Margot Peppers, Daily Mail (London), May 6, 2013
A new documentary, which airs tonight on PBS, explores the psychology behind yellow fever–the phenomenon that sees white men attracted to, and sometimes even obsessed with, Asian women.
Filmed and directed by Debbie Lum, a fourth-generation Chinese-American from St Louis, Missouri, Seeking Asian Female looks to discover why many men see Asians as ideal wives, a concept that is ‘very painful for the Asian-American community,’ Ms Lum told ABC News.
According to the filmmaker, there is an overriding perception that women of that particular race are more docile and make for obedient life partners, a stereotype that is offensive and often untrue.
Indeed, according to Goal Auzeen Saedi, a post-doctoral fellow in counseling at Stanford University, the dominant perception is that women from Asia are ‘submissive’.
In a 2011 Psychology Today article, Dr Saedi explained that the men who desire Asian women–most of them Caucasians themselves–are sending an ‘underlying message about power, dominance and white privilege’.
It is exactly that attitude that Ms Lum sought to expose in her debut feature-length film.
‘Every Asian-American woman knows exactly what I am talking about,’ she said. ‘Men come up to you in a way that really looks like a stare, which lasts a bit longer than it should.
‘You can feel it,’ she continued. ‘It’s like they are looking through you.’

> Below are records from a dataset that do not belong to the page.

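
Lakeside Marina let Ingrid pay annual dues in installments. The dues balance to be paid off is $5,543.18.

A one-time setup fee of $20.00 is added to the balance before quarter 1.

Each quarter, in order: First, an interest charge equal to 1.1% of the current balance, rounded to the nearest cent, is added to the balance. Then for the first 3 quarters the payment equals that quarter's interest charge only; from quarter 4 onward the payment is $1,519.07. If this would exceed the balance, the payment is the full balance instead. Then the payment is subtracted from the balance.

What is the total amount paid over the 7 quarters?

$5,894.60

Quarter 1: opening $5,563.18; interest $61.19 → $5,624.37; payment $61.19; balance $5,563.18
Quarter 2: opening $5,563.18; interest $61.19 → $5,624.37; payment $61.19; balance $5,563.18
Quarter 3: opening $5,563.18; interest $61.19 → $5,624.37; payment $61.19; balance $5,563.18
Quarter 4: opening $5,563.18; interest $61.19 → $5,624.37; payment $1,519.07; balance $4,105.30
Quarter 5: opening $4,105.30; interest $45.16 → $4,150.46; payment $1,519.07; balance $2,631.39
Quarter 6: opening $2,631.39; interest $28.95 → $2,660.34; payment $1,519.07; balance $1,141.27
Quarter 7: opening $1,141.27; interest $12.55 → $1,153.82; payment $1,153.82; balance $0.00
Total paid: $5,894.60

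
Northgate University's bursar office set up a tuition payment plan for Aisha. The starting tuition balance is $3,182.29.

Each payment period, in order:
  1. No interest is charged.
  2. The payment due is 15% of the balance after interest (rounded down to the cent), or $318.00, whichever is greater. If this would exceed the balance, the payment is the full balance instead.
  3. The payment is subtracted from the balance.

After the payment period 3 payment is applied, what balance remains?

Payment period 1: opening $3,182.29; payment $477.34; balance $2,704.95
Payment period 2: opening $2,704.95; payment $405.74; balance $2,299.21
Payment period 3: opening $2,299.21; payment $344.88; balance $1,954.33

$1,954.33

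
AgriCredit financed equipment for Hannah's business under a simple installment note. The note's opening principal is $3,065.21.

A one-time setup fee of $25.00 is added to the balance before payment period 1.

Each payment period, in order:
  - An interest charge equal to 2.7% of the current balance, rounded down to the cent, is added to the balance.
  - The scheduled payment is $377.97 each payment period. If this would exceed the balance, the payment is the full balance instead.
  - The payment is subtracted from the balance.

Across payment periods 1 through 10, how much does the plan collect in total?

Payment period 1: $3,090.21 +$83.43 interest = $3,173.64; pay $377.97 → $2,795.67
Payment period 2: $2,795.67 +$75.48 interest = $2,871.15; pay $377.97 → $2,493.18
Payment period 3: $2,493.18 +$67.31 interest = $2,560.49; pay $377.97 → $2,182.52
Payment period 4: $2,182.52 +$58.92 interest = $2,241.44; pay $377.97 → $1,863.47
Payment period 5: $1,863.47 +$50.31 interest = $1,913.78; pay $377.97 → $1,535.81
Payment period 6: $1,535.81 +$41.46 interest = $1,577.27; pay $377.97 → $1,199.30
Payment period 7: $1,199.30 +$32.38 interest = $1,231.68; pay $377.97 → $853.71
Payment period 8: $853.71 +$23.05 interest = $876.76; pay $377.97 → $498.79
Payment period 9: $498.79 +$13.46 interest = $512.25; pay $377.97 → $134.28
Payment period 10: $134.28 +$3.62 interest = $137.90; pay $137.90 → $0.00
Total paid: $3,539.63

$3,539.63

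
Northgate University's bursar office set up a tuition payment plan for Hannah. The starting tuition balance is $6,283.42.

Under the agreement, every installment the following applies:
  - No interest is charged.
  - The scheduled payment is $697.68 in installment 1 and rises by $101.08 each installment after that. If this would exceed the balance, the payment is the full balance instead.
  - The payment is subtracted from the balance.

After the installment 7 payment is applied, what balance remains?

Installment 1: opening $6,283.42; payment $697.68; balance $5,585.74
Installment 2: opening $5,585.74; payment $798.76; balance $4,786.98
Installment 3: opening $4,786.98; payment $899.84; balance $3,887.14
Installment 4: opening $3,887.14; payment $1,000.92; balance $2,886.22
Installment 5: opening $2,886.22; payment $1,102.00; balance $1,784.22
Installment 6: opening $1,784.22; payment $1,203.08; balance $581.14
Installment 7: opening $581.14; payment $581.14; balance $0.00

$0.00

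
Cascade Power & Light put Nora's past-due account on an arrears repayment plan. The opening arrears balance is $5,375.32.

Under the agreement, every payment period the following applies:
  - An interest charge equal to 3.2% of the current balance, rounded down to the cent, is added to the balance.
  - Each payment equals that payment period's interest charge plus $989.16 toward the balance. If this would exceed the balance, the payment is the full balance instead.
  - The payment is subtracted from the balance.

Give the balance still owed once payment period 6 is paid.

$0.00

Payment period 1: $5,375.32 +$172.01 interest = $5,547.33; pay $1,161.17 → $4,386.16
Payment period 2: $4,386.16 +$140.35 interest = $4,526.51; pay $1,129.51 → $3,397.00
Payment period 3: $3,397.00 +$108.70 interest = $3,505.70; pay $1,097.86 → $2,407.84
Payment period 4: $2,407.84 +$77.05 interest = $2,484.89; pay $1,066.21 → $1,418.68
Payment period 5: $1,418.68 +$45.39 interest = $1,464.07; pay $1,034.55 → $429.52
Payment period 6: $429.52 +$13.74 interest = $443.26; pay $443.26 → $0.00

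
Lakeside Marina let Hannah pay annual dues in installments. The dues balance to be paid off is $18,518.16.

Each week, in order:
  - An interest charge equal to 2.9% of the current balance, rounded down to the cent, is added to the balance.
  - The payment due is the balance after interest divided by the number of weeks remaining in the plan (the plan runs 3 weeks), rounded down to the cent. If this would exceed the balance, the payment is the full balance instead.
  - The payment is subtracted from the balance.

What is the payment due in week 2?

$6,535.93

# | Opening | Interest | Payment | End bal
1 | $18,518.16 | $537.02 | $6,351.72 | $12,703.46
2 | $12,703.46 | $368.40 | $6,535.93 | $6,535.93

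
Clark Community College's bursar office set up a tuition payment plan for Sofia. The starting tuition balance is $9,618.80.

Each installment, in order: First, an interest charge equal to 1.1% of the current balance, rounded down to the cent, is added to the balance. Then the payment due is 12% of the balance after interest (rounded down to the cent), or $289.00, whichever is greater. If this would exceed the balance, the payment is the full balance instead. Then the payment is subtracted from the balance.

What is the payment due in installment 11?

Installment 1: opening $9,618.80; interest $105.80 → $9,724.60; payment $1,166.95; balance $8,557.65
Installment 2: opening $8,557.65; interest $94.13 → $8,651.78; payment $1,038.21; balance $7,613.57
Installment 3: opening $7,613.57; interest $83.74 → $7,697.31; payment $923.67; balance $6,773.64
Installment 4: opening $6,773.64; interest $74.51 → $6,848.15; payment $821.77; balance $6,026.38
Installment 5: opening $6,026.38; interest $66.29 → $6,092.67; payment $731.12; balance $5,361.55
Installment 6: opening $5,361.55; interest $58.97 → $5,420.52; payment $650.46; balance $4,770.06
Installment 7: opening $4,770.06; interest $52.47 → $4,822.53; payment $578.70; balance $4,243.83
Installment 8: opening $4,243.83; interest $46.68 → $4,290.51; payment $514.86; balance $3,775.65
Installment 9: opening $3,775.65; interest $41.53 → $3,817.18; payment $458.06; balance $3,359.12
Installment 10: opening $3,359.12; interest $36.95 → $3,396.07; payment $407.52; balance $2,988.55
Installment 11: opening $2,988.55; interest $32.87 → $3,021.42; payment $362.57; balance $2,658.85

$362.57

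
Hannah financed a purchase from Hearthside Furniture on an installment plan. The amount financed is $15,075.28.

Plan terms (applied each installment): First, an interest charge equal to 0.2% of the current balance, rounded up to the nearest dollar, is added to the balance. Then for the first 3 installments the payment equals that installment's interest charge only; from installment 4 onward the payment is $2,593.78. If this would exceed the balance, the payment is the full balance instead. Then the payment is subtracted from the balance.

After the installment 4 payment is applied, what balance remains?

Installment 1: opening $15,075.28; interest $31.00 → $15,106.28; payment $31.00; balance $15,075.28
Installment 2: opening $15,075.28; interest $31.00 → $15,106.28; payment $31.00; balance $15,075.28
Installment 3: opening $15,075.28; interest $31.00 → $15,106.28; payment $31.00; balance $15,075.28
Installment 4: opening $15,075.28; interest $31.00 → $15,106.28; payment $2,593.78; balance $12,512.50

$12,512.50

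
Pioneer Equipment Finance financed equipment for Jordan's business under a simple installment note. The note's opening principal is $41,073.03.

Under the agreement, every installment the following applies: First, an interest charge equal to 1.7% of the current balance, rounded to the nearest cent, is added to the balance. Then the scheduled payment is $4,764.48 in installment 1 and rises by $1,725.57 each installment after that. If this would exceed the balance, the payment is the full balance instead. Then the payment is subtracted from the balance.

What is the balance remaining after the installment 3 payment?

Installment 1: opening $41,073.03; interest $698.24 → $41,771.27; payment $4,764.48; balance $37,006.79
Installment 2: opening $37,006.79; interest $629.12 → $37,635.91; payment $6,490.05; balance $31,145.86
Installment 3: opening $31,145.86; interest $529.48 → $31,675.34; payment $8,215.62; balance $23,459.72

$23,459.72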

In the film, Ms Lum follows the lives of Steven, a twice-divorced 60-year-old on the hunt for an Asian bride, and Sandy, the Chinese woman half his age whom he meets on the internet and ultimately marries.
According to the website for the documentary, Steven first became interested in Asian women after witnessing the success of his son’s marriage to a Japanese immigrant.

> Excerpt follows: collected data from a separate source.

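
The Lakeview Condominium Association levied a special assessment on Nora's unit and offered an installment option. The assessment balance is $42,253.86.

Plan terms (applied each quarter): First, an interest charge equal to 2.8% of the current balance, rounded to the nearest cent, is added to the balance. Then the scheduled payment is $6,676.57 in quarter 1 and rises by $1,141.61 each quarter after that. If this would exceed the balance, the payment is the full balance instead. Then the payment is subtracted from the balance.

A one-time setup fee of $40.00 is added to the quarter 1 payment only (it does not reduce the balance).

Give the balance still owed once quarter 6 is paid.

Quarter 1: opening $42,253.86; interest $1,183.11 → $43,436.97; payment $6,676.57 (+ $40.00 fee); balance $36,760.40
Quarter 2: opening $36,760.40; interest $1,029.29 → $37,789.69; payment $7,818.18; balance $29,971.51
Quarter 3: opening $29,971.51; interest $839.20 → $30,810.71; payment $8,959.79; balance $21,850.92
Quarter 4: opening $21,850.92; interest $611.83 → $22,462.75; payment $10,101.40; balance $12,361.35
Quarter 5: opening $12,361.35; interest $346.12 → $12,707.47; payment $11,243.01; balance $1,464.46
Quarter 6: opening $1,464.46; interest $41.00 → $1,505.46; payment $1,505.46; balance $0.00

$0.00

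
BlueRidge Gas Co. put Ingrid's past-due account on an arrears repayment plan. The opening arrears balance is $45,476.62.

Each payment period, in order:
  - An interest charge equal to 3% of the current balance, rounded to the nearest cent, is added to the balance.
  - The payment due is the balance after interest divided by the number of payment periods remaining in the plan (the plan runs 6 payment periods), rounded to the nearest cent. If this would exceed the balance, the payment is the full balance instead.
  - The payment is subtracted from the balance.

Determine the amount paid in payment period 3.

# | Opening | Interest | Payment | End bal
1 | $45,476.62 | $1,364.30 | $7,806.82 | $39,034.10
2 | $39,034.10 | $1,171.02 | $8,041.02 | $32,164.10
3 | $32,164.10 | $964.92 | $8,282.26 | $24,846.76

$8,282.26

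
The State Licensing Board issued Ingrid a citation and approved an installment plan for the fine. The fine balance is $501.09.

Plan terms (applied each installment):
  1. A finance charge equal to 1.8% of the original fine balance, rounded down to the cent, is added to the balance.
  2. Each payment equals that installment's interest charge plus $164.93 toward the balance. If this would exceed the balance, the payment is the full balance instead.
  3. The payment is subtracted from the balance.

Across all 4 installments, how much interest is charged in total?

$36.04

# | Opening | Interest | Payment | End bal
1 | $501.09 | $9.01 | $173.94 | $336.16
2 | $336.16 | $9.01 | $173.94 | $171.23
3 | $171.23 | $9.01 | $173.94 | $6.30
4 | $6.30 | $9.01 | $15.31 | $0.00
Total interest: $9.01 + $9.01 + $9.01 + $9.01 = $36.04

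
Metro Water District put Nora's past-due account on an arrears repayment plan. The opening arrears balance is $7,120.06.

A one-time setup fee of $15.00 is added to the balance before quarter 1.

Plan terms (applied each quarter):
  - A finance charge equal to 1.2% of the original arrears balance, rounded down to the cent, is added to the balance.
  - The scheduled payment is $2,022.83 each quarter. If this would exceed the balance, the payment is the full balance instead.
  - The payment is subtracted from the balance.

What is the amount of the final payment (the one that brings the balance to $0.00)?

Quarter 1: $7,135.06 +$85.44 interest = $7,220.50; pay $2,022.83 → $5,197.67
Quarter 2: $5,197.67 +$85.44 interest = $5,283.11; pay $2,022.83 → $3,260.28
Quarter 3: $3,260.28 +$85.44 interest = $3,345.72; pay $2,022.83 → $1,322.89
Quarter 4: $1,322.89 +$85.44 interest = $1,408.33; pay $1,408.33 → $0.00

$1,408.33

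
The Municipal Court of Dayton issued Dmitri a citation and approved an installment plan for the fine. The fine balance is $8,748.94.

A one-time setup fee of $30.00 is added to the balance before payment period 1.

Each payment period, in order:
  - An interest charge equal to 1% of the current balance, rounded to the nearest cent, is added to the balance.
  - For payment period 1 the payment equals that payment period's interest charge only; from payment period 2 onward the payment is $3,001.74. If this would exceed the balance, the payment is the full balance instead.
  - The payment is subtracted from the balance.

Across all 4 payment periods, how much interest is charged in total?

$263.45

Payment period 1: opening $8,778.94; interest $87.79 → $8,866.73; payment $87.79; balance $8,778.94
Payment period 2: opening $8,778.94; interest $87.79 → $8,866.73; payment $3,001.74; balance $5,864.99
Payment period 3: opening $5,864.99; interest $58.65 → $5,923.64; payment $3,001.74; balance $2,921.90
Payment period 4: opening $2,921.90; interest $29.22 → $2,951.12; payment $2,951.12; balance $0.00
Total interest: $87.79 + $87.79 + $58.65 + $29.22 = $263.45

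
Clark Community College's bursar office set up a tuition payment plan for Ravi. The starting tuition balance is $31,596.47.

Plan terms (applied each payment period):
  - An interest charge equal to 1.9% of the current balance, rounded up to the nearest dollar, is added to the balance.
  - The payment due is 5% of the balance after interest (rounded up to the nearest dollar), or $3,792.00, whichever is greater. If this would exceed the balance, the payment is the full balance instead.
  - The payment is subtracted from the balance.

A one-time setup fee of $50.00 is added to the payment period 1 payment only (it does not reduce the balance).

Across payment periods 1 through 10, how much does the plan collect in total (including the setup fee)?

$34,781.47

# | Opening | Interest | Payment | Fee | End bal
1 | $31,596.47 | $601.00 | $3,792.00 | $50.00 | $28,405.47
2 | $28,405.47 | $540.00 | $3,792.00 | — | $25,153.47
3 | $25,153.47 | $478.00 | $3,792.00 | — | $21,839.47
4 | $21,839.47 | $415.00 | $3,792.00 | — | $18,462.47
5 | $18,462.47 | $351.00 | $3,792.00 | — | $15,021.47
6 | $15,021.47 | $286.00 | $3,792.00 | — | $11,515.47
7 | $11,515.47 | $219.00 | $3,792.00 | — | $7,942.47
8 | $7,942.47 | $151.00 | $3,792.00 | — | $4,301.47
9 | $4,301.47 | $82.00 | $3,792.00 | — | $591.47
10 | $591.47 | $12.00 | $603.47 | — | $0.00
Total paid: $34,781.47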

The 60-year-old, who works as a garage attendant at the San Francisco airport, spent years looking through mail-order catalogs and dating websites, trying to find the perfect mate.
‘Over the course of the last five years there must be hundreds of different girls from China that I’ve been writing to,’ he explains in a trailer for the movie.
Finally, Steven meets Sandy–a 30-year-old factory worker who grew up on a tea farm in the remote mountains of China.
He flies out to Sandy’s home country to meet her, and two weeks later he returns to California with Sandy in tow, after she agrees to marry him.
‘I’m happy as a clam,’ he says in the trailer with a boyish grin as he introduces his fiancee to the film director.
But while Steven has fulfilled his fantasy by having a relationship with an Asian woman, the couple soon begins to struggle to communicate, since Sandy’s English is basic and Steven doesn’t speak a word of Chinese.
The trailer shows them bickering, with neither able to understand the other. ‘What?’ Steven yells to Sandy at one point. ‘Speak in English!’
Ms Lum, who speaks Chinese, becomes a translator and mediator as both Sandy and Steven turn to her to resolve their issues.
Steven admits to the filmmaker: ‘[Sandy] has read a lot of things to me in Chinese. I feel comfortable with it, but I have no idea what she’s saying.’
Ultimately though, their relationship works after Steven realizes that he can love Sandy despite her fiery temper, a trait which contradicts the stereotypical picture of an Asian female.
Today, Sandy and Steven have been happily married for four years.
‘[Steven’s] obsession with any Asian woman has been replaced with a real-live Sandy,’ explains Ms Lum, who admits that her own preconception of Steven was perhaps just as bad as those she sought to debunk about Asian women.
Still, Ms Lum said she hopes the film will start a conversation about negative categorizations in general – including those involving men like Steven.
‘The story is about expectations and stereotypes, which are very related,’ she said. ‘Stereotypes about white guys, and expectations going into a relationship.’